Barbara Mason, a Philly soul pioneer, delighted the packed house with her impeccable phrasing and lush delivery of her classic hits, “Yes, I’m Ready”, “Sad, Sad Girl” and a killer female version of the Billy Paul hit “Me and Mrs. Jones.” The Flaming Arrow Mardi Gras Indians donned full headdresses and robes for a rhythm-driven, chanting set.
The self-proclaimed king of New Orleans “gut bucket blues,” Little Freddie King, was 60 minutes of primal energy full of stripped down, ragged guitar playing and Chuck Berry-inspired stage antics. The influences of his cousin, Lightnin’ Hopkins, John Lee Hooker, and, of course, Texas blues giant Freddie King were evident throughout.
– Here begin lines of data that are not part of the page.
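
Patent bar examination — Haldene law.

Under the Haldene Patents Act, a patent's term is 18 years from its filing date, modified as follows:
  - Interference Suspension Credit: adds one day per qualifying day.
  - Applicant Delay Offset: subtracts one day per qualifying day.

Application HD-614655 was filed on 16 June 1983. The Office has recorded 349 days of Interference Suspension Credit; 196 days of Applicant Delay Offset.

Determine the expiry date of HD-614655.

Base term: filing date + 18 years → 16 June 2001.
Interference Suspension Credit: +349 days → 31 May 2002.
Applicant Delay Offset: −196 days → 16 November 2001.

2001-11-16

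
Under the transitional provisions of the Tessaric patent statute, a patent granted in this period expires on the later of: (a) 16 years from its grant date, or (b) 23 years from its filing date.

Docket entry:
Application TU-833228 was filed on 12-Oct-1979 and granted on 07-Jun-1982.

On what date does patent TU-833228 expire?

2002-10-12

(a) grant + 16 years → 7 June 1998.
(b) filing + 23 years → 12 October 2002.
Later of the two: 12 October 2002.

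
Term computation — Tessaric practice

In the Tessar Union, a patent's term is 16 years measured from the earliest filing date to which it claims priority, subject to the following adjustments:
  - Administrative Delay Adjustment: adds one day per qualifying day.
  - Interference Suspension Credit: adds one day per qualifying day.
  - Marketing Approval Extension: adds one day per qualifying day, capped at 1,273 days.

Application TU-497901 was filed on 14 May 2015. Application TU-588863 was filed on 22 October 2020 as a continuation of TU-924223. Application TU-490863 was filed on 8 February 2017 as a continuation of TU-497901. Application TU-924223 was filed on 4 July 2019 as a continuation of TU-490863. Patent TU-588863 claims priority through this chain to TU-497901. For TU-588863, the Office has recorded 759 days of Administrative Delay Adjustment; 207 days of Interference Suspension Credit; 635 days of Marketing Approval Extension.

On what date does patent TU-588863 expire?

Earliest priority filing: 14 May 2015.
Base term: 14 May 2015 + 16 years → 14 May 2031.
Administrative Delay Adjustment: +759 days → 11 June 2033.
Interference Suspension Credit: +207 days → 4 January 2034.
Marketing Approval Extension: 635 days (within the 1273-day cap) → +635 days → 1 October 2035.

2035-10-01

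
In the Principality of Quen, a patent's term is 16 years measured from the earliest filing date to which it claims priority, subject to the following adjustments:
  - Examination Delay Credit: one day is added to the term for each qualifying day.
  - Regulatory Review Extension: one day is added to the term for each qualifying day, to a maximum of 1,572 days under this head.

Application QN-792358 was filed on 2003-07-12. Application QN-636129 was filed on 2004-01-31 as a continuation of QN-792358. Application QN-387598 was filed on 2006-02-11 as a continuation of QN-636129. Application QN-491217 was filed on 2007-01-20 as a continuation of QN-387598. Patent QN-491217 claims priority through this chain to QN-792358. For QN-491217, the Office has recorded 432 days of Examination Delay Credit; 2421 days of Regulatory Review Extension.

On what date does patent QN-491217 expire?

January 5, 2025

Earliest priority filing: 12 July 2003.
Base term: 12 July 2003 + 16 years → 12 July 2019.
Examination Delay Credit: +432 days → 16 September 2020.
Regulatory Review Extension: 2421 days claimed exceeds the 1572-day cap, so +1572 days → 5 January 2025.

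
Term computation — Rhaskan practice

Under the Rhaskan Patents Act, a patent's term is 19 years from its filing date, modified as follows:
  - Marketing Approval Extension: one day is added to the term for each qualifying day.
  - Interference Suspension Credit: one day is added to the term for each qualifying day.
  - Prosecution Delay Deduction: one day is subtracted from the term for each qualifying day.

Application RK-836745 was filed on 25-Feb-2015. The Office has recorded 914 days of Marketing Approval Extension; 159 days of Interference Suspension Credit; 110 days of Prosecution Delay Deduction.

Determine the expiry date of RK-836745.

October 15, 2036

Base term: filing date + 19 years → 25 February 2034.
Marketing Approval Extension: +914 days → 27 August 2036.
Interference Suspension Credit: +159 days → 2 February 2037.
Prosecution Delay Deduction: −110 days → 15 October 2036.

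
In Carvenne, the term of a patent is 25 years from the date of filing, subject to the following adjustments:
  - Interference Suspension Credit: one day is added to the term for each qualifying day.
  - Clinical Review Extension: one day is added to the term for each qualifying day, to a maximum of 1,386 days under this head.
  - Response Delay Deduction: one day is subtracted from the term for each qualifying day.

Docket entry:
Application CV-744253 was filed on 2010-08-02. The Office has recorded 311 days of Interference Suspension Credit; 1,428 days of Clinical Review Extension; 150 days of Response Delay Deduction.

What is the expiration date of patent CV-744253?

2039-10-27

Base term: filing date + 25 years → 2 August 2035.
Interference Suspension Credit: +311 days → 8 June 2036.
Clinical Review Extension: 1428 days claimed exceeds the 1386-day cap, so +1386 days → 25 March 2040.
Response Delay Deduction: −150 days → 27 October 2039.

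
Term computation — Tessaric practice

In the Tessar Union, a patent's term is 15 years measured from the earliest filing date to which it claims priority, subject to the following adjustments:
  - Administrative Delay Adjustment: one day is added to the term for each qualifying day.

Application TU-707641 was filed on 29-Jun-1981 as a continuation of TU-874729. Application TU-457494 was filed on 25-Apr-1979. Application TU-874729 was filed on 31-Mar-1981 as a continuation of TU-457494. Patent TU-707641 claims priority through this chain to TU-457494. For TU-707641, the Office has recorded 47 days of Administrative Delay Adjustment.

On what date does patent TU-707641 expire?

Earliest priority filing: 25 April 1979.
Base term: 25 April 1979 + 15 years → 25 April 1994.
Administrative Delay Adjustment: +47 days → 11 June 1994.

1994-06-11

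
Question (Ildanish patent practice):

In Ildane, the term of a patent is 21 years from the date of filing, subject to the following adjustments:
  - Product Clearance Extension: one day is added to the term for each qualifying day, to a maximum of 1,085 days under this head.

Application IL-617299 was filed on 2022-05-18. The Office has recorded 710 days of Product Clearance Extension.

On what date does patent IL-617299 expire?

2045-04-27

Base term: filing date + 21 years → 18 May 2043.
Product Clearance Extension: 710 days (within the 1085-day cap) → +710 days → 27 April 2045.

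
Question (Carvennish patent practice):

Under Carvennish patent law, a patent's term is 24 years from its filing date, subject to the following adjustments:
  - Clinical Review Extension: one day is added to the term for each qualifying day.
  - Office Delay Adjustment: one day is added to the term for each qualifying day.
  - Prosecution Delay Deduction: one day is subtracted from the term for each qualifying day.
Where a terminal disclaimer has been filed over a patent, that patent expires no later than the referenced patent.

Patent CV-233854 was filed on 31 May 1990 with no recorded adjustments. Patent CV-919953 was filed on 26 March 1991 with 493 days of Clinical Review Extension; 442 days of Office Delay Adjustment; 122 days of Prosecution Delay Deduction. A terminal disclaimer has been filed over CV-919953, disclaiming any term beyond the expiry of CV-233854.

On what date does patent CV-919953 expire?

Natural term of CV-919953:
  Base: filing + 24 years → 26 March 2015.
  Clinical Review Extension: +493 days → 31 July 2016.
  Office Delay Adjustment: +442 days → 16 October 2017.
  Prosecution Delay Deduction: −122 days → 16 June 2017.
Expiry of referenced patent CV-233854:
  Base: filing + 24 years → 31 May 2014.
Terminal disclaimer: CV-919953 expires on the earlier of 16 June 2017 and 31 May 2014.

2014-05-31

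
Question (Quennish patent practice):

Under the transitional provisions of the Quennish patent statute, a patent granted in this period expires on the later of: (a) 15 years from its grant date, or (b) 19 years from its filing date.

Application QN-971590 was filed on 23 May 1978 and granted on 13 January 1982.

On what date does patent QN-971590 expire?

(a) grant + 15 years → 13 January 1997.
(b) filing + 19 years → 23 May 1997.
Later of the two: 23 May 1997.

1997-05-23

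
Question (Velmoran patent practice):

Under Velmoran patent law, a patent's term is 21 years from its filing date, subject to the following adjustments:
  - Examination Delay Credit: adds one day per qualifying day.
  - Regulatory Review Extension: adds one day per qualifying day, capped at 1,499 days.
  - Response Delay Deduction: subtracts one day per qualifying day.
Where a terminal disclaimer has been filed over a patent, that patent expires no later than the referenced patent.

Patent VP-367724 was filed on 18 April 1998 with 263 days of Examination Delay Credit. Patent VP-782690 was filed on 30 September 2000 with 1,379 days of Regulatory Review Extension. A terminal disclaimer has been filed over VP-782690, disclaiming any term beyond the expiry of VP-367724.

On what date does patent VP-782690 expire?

Natural term of VP-782690:
  Base: filing + 21 years → 30 September 2021.
  Regulatory Review Extension: 1379 days (within the 1499-day cap) → +1379 days → 10 July 2025.
Expiry of referenced patent VP-367724:
  Base: filing + 21 years → 18 April 2019.
  Examination Delay Credit: +263 days → 6 January 2020.
Terminal disclaimer: VP-782690 expires on the earlier of 10 July 2025 and 6 January 2020.

2020-01-06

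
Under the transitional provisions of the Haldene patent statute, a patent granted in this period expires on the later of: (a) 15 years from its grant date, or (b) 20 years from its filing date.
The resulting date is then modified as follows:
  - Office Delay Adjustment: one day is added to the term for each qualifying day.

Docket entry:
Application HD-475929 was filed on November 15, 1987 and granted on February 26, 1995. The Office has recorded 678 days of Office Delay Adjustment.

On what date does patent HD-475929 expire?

(a) grant + 15 years → 26 February 2010.
(b) filing + 20 years → 15 November 2007.
Later of the two: 26 February 2010.
Office Delay Adjustment: +678 days → 5 January 2012.

January 5, 2012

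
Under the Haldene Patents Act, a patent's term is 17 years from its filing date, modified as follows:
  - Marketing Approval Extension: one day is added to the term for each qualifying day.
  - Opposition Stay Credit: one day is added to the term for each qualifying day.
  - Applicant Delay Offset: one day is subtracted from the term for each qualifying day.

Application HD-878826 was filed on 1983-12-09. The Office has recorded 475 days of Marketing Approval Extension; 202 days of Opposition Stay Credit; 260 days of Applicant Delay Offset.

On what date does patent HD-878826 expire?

Base term: filing date + 17 years → 9 December 2000.
Marketing Approval Extension: +475 days → 29 March 2002.
Opposition Stay Credit: +202 days → 17 October 2002.
Applicant Delay Offset: −260 days → 30 January 2002.

January 30, 2002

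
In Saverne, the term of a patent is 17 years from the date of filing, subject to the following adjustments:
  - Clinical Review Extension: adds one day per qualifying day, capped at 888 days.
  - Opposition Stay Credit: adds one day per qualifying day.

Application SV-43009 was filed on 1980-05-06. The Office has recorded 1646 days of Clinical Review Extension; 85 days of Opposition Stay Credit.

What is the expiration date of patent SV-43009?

2000-01-04

Base term: filing date + 17 years → 6 May 1997.
Clinical Review Extension: 1646 days claimed exceeds the 888-day cap, so +888 days → 11 October 1999.
Opposition Stay Credit: +85 days → 4 January 2000.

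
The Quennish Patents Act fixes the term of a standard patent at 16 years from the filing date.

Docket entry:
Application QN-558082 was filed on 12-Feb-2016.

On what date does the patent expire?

2032-02-12

Filing date + 16 years → 12 February 2032.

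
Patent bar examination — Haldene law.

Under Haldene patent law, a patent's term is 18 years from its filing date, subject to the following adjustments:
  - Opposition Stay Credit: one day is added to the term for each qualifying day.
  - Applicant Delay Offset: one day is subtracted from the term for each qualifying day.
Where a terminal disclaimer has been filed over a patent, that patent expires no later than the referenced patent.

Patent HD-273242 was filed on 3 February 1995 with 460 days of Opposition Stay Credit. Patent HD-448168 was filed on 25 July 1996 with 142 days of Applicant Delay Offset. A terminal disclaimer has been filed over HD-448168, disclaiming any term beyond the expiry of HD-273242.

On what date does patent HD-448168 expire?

March 5, 2014

Natural term of HD-448168:
  Base: filing + 18 years → 25 July 2014.
  Applicant Delay Offset: −142 days → 5 March 2014.
Expiry of referenced patent HD-273242:
  Base: filing + 18 years → 3 February 2013.
  Opposition Stay Credit: +460 days → 9 May 2014.
Terminal disclaimer: HD-448168 expires on the earlier of 5 March 2014 and 9 May 2014.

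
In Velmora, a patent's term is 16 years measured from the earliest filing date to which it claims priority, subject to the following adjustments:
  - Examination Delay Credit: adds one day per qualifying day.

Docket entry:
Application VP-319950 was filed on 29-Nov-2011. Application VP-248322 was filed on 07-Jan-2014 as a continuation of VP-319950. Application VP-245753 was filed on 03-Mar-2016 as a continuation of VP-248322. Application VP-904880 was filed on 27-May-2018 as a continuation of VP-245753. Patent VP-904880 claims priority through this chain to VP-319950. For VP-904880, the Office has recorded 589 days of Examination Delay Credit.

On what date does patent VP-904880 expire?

July 10, 2029

Earliest priority filing: 29 November 2011.
Base term: 29 November 2011 + 16 years → 29 November 2027.
Examination Delay Credit: +589 days → 10 July 2029.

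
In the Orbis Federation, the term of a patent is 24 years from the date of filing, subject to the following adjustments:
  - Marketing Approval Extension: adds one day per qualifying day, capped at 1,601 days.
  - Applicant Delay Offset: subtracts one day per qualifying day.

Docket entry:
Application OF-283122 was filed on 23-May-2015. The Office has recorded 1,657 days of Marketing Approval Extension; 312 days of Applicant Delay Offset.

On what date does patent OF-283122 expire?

Base term: filing date + 24 years → 23 May 2039.
Marketing Approval Extension: 1657 days claimed exceeds the 1601-day cap, so +1601 days → 10 October 2043.
Applicant Delay Offset: −312 days → 2 December 2042.

December 2, 2042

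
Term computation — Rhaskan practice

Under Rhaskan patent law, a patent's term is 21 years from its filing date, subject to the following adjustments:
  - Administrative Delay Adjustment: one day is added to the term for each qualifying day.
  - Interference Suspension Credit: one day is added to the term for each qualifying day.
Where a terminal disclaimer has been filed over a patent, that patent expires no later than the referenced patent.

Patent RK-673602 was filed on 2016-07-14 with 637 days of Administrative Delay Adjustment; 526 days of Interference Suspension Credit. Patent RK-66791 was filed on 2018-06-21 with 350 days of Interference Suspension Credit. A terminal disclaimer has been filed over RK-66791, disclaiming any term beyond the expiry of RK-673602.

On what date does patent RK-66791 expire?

Natural term of RK-66791:
  Base: filing + 21 years → 21 June 2039.
  Interference Suspension Credit: +350 days → 5 June 2040.
Expiry of referenced patent RK-673602:
  Base: filing + 21 years → 14 July 2037.
  Administrative Delay Adjustment: +637 days → 12 April 2039.
  Interference Suspension Credit: +526 days → 19 September 2040.
Terminal disclaimer: RK-66791 expires on the earlier of 5 June 2040 and 19 September 2040.

June 5, 2040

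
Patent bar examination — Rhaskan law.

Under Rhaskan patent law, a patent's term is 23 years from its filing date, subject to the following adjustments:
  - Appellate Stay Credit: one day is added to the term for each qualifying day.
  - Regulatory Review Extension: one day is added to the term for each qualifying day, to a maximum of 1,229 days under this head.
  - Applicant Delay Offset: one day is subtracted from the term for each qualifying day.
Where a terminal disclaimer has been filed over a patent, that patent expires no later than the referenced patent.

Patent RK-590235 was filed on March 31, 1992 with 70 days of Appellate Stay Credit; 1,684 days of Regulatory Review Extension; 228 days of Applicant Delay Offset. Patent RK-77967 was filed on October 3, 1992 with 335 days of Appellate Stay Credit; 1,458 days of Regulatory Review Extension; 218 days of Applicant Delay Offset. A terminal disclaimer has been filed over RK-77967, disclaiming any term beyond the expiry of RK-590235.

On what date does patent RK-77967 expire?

Natural term of RK-77967:
  Base: filing + 23 years → 3 October 2015.
  Appellate Stay Credit: +335 days → 2 September 2016.
  Regulatory Review Extension: 1458 days claimed exceeds the 1229-day cap, so +1229 days → 14 January 2020.
  Applicant Delay Offset: −218 days → 10 June 2019.
Expiry of referenced patent RK-590235:
  Base: filing + 23 years → 31 March 2015.
  Appellate Stay Credit: +70 days → 9 June 2015.
  Regulatory Review Extension: 1684 days claimed exceeds the 1229-day cap, so +1229 days → 20 October 2018.
  Applicant Delay Offset: −228 days → 6 March 2018.
Terminal disclaimer: RK-77967 expires on the earlier of 10 June 2019 and 6 March 2018.

March 6, 2018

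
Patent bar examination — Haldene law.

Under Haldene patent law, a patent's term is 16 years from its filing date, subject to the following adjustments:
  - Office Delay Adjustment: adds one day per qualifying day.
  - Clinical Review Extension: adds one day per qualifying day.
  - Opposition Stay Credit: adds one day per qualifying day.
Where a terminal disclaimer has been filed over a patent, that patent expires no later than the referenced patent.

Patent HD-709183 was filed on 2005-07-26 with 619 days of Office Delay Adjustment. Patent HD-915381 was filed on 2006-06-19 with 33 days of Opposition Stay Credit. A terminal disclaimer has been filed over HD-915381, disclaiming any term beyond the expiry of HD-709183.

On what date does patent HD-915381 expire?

July 22, 2022

Natural term of HD-915381:
  Base: filing + 16 years → 19 June 2022.
  Opposition Stay Credit: +33 days → 22 July 2022.
Expiry of referenced patent HD-709183:
  Base: filing + 16 years → 26 July 2021.
  Office Delay Adjustment: +619 days → 6 April 2023.
Terminal disclaimer: HD-915381 expires on the earlier of 22 July 2022 and 6 April 2023.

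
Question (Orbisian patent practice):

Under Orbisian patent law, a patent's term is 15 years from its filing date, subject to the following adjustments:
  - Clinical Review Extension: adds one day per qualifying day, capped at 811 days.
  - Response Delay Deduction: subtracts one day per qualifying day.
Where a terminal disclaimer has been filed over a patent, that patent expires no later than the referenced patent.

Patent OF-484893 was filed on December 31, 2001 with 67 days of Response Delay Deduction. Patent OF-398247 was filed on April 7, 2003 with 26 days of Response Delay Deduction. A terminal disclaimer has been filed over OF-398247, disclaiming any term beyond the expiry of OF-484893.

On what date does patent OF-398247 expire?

2016-10-25

Natural term of OF-398247:
  Base: filing + 15 years → 7 April 2018.
  Response Delay Deduction: −26 days → 12 March 2018.
Expiry of referenced patent OF-484893:
  Base: filing + 15 years → 31 December 2016.
  Response Delay Deduction: −67 days → 25 October 2016.
Terminal disclaimer: OF-398247 expires on the earlier of 12 March 2018 and 25 October 2016.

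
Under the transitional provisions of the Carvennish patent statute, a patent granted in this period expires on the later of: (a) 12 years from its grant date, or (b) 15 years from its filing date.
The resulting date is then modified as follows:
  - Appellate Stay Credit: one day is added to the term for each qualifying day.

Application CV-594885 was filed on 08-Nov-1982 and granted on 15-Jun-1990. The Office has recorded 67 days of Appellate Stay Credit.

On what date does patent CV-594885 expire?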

New Orleans’ Michael Hurt and the Haunted Hearts followed King’s set with a dozen vintage rockabilly tunes.
Kenny and the Kasuals, a Dallas-based, regionally popular garage rock band from the 1960s, concluded the evening, mixing popular early rock n’ roll tunes with a few originals, including their one mega hit, “Journey to Tyme.”
The Stomp began with three southern soul artists: Wiley and the Checkmates from Mississippi, Herman Hitson from Atlanta, and Ralph “Soul” Jackson from Birmingham, Ala. They excelled in gaining audience participation for their dance numbers; all hands were in the air as Jackson concluded the party with a pulsating version of “Sunshine of Your Love.”